Weeks ago, I asked a friend, a professional actress, to perform my words. I had to put it in the diary, otherwise it would never have happened. I would have lost my nerve. Of course she said yes, she was delighted to be asked. We are scheduled to workshop on Sunday but – it’s a pretty big but – it’s Monday evening, and I have written nothing. I have five evenings to create my magnum opus. Why the empty page? I fear ridicule, derision – shall I list them all?
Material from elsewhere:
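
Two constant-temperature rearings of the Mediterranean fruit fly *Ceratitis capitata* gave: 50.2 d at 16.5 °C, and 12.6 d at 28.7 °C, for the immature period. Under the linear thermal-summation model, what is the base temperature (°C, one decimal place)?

Linear rate model ⇒ the product D·(T − T_b) is constant across temperatures.
50.2·(16.5 − T_b) = 12.6·(28.7 − T_b)
T_b = (50.2·16.5 − 12.6·28.7) / (50.2 − 12.6) = 466.68 / 37.6 = 12.412 °C ≈ 12.4 °C.

12.4 °C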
I do know something will be produced, but I will squirm imagining my friend reading it, not like it, not liking me. I know, I know, it sounds ludicrous. No doubt I will press publish later and wonder what I was thinking, why express your insecurities so publicly? I feel I have a lot to prove so, while avoiding writing workshops in the past – they have often intimidated me – I signed up to one. A keen follower of the George Ewart Centre for Storytelling in Cardiff (they do great and interesting work there), http://storytelling.research.southwales.ac.uk/ my interest was piqued when a storytelling workshop was advertised. I signed up. Maybe, I thought, this might be the spark to get me writing.
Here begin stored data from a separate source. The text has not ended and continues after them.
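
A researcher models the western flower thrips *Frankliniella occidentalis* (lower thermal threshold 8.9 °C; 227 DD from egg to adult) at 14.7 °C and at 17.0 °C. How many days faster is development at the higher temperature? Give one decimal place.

At 14.7 °C: 227 / (14.7 − 8.9) = 227 / 5.8 = 39.138 d.
At 17.0 °C: 227 / (17.0 − 8.9) = 227 / 8.1 = 28.025 d.
Difference = |39.138 − 28.025| = 11.113 ≈ 11.1 days.

11.1 days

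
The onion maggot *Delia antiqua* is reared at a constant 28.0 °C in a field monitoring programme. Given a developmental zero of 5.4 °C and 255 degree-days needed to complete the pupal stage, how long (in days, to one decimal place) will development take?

Daily accumulation = 28.0 − 5.4 = 22.6 DD/day.
Duration = 255 / 22.6 = 11.283 ≈ 11.3 days.

11.3 days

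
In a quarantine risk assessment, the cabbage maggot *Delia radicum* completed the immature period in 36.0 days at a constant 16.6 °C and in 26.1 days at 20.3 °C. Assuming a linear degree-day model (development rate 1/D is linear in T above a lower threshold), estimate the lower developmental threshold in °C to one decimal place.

Under the model K = D·(T − T_b), so D₁·(T₁ − T_b) = D₂·(T₂ − T_b).
36.0·(16.6 − T_b) = 26.1·(20.3 − T_b)
T_b = (36.0·16.6 − 26.1·20.3) / (36.0 − 26.1) = 67.77 / 9.9 = 6.845 °C ≈ 6.8 °C.

6.8 °C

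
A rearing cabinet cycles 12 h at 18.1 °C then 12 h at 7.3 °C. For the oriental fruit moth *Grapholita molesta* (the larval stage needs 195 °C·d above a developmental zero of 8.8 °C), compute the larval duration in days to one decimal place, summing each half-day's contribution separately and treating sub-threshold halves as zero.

Day half: max(0, 18.1 − 8.8) × 0.5 = 9.3 × 0.5 = 4.65 DD.
Night half: max(0, 7.3 − 8.8) × 0.5 = 0.0 × 0.5 = 0.00 DD.
Per 24 h: 4.65 DD/day.
Duration = 195 / 4.65 = 41.935 ≈ 41.9 days.

41.9 days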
It was a short, succinct and safe group. And I wrote. A friend reminded me the other day that all creative processes are a risk. But still I must write. She’s waiting. She will be performing next week to the audience whose stories have been inspiring me for the last few months. I can’t imagine they will be kind. One diminutive 96-year-old described me as that boring woman with books last week! See what I mean? They’re a tough audience to please – but, in the immortal words of the late Dick Emery, I do like them.